Graetz, who is retiring from the faculty of Columbia Law this month, was honored for his “outsized impact on the tax policy community” at the foundation’s 84th annual Tax Prom.

Michael J. Graetz speaking at a podium

In November, Michael J. Graetz, Columbia Alumni Professor of Tax Law, received the Tax Foundation’s 2021 Distinguished Service Award in recognition of his service and contributions to the field of tax policy. In accepting this prestigious award, Graetz spoke about the bipartisan roots of tax policy: “Fights over taxation are often about political power, what kind of government we want, what kind of country we will be.” A longtime champion of common-sense tax reform, Graetz developed the Competitive Tax Plan, in which he proposes shifting the current income-based tax system to a consumption-based one for most Americans and eliminating any requirement to file income tax returns for 150 million people.

Michael Graetz
Columbia Alumni Professor Emeritus of Tax Law

Since 1941, the Tax Foundation has recognized public figures who show an extraordinary dedication to advancing sound tax policy. Graetz is the first law professor to receive the award, which has been given to U.S. presidents, members of Congress, and business leaders. He was honored alongside fellow winner Mark J. Mazur, deputy assistant secretary for tax policy at the U.S. Department of the Treasury, at the Tax Foundation’s 84th annual Tax Prom

“Michael and Mark are two individuals who have had an outsized impact on the tax policy community for their entire careers,” said Scott A. Hodge, president of the Tax Foundation. “From the classroom to Congress, to the IRS and even to the White House, these two are trusted and respected voices across the political spectrum.” 

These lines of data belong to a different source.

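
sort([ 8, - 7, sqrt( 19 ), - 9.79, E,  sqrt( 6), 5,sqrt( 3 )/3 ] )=[ - 9.79,  -  7,  sqrt( 3)/3 , sqrt ( 6),E,sqrt( 19),5, 8]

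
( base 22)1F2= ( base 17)2E0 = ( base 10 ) 816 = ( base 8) 1460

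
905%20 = 5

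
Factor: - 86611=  -7^1*12373^1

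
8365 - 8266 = 99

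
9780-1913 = 7867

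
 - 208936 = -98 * 2132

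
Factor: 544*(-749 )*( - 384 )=156463104 = 2^12*3^1*7^1*17^1*107^1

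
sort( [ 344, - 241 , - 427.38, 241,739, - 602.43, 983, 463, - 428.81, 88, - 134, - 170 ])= [ - 602.43, - 428.81,  -  427.38, - 241,- 170 , - 134,88,241,344, 463,739,983] 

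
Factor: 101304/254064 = 2^( - 1 )*3^2 * 7^1*79^( - 1) = 63/158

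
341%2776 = 341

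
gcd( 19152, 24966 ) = 342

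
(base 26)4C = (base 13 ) 8c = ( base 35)3B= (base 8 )164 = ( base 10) 116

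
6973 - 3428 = 3545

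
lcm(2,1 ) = 2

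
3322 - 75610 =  - 72288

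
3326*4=13304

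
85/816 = 5/48   =  0.10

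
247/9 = 27  +  4/9=27.44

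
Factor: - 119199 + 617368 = 498169 = 7^1*71167^1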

This year marks another momentous occasion for Graetz: After serving on the Law School faculty since 2009, he is retiring at the end of December. Graetz has had a celebrated career as a scholar, author, academic, and public servant. A leading expert on national and international tax law, he joined the Columbia Law School faculty after 25 years at Yale Law School, and he has held several positions in the federal government, including as a senior official in the Treasury Department under President George H.W. Bush. 

In his latest book, The Wolf at the Door: The Menace of Economic Insecurity and How to Fight It (with Ian Shapiro), Graetz proposes realistic policy solutions and strategies to make individuals and communities more economically secure. “There are a lot of books about policy that ignore politics,” he said shortly after the book’s publication. “And there are a lot of books about politics that ignore policy. But this is one of the rare books that talks seriously about how one can achieve better protections for workers in a politically viable way.”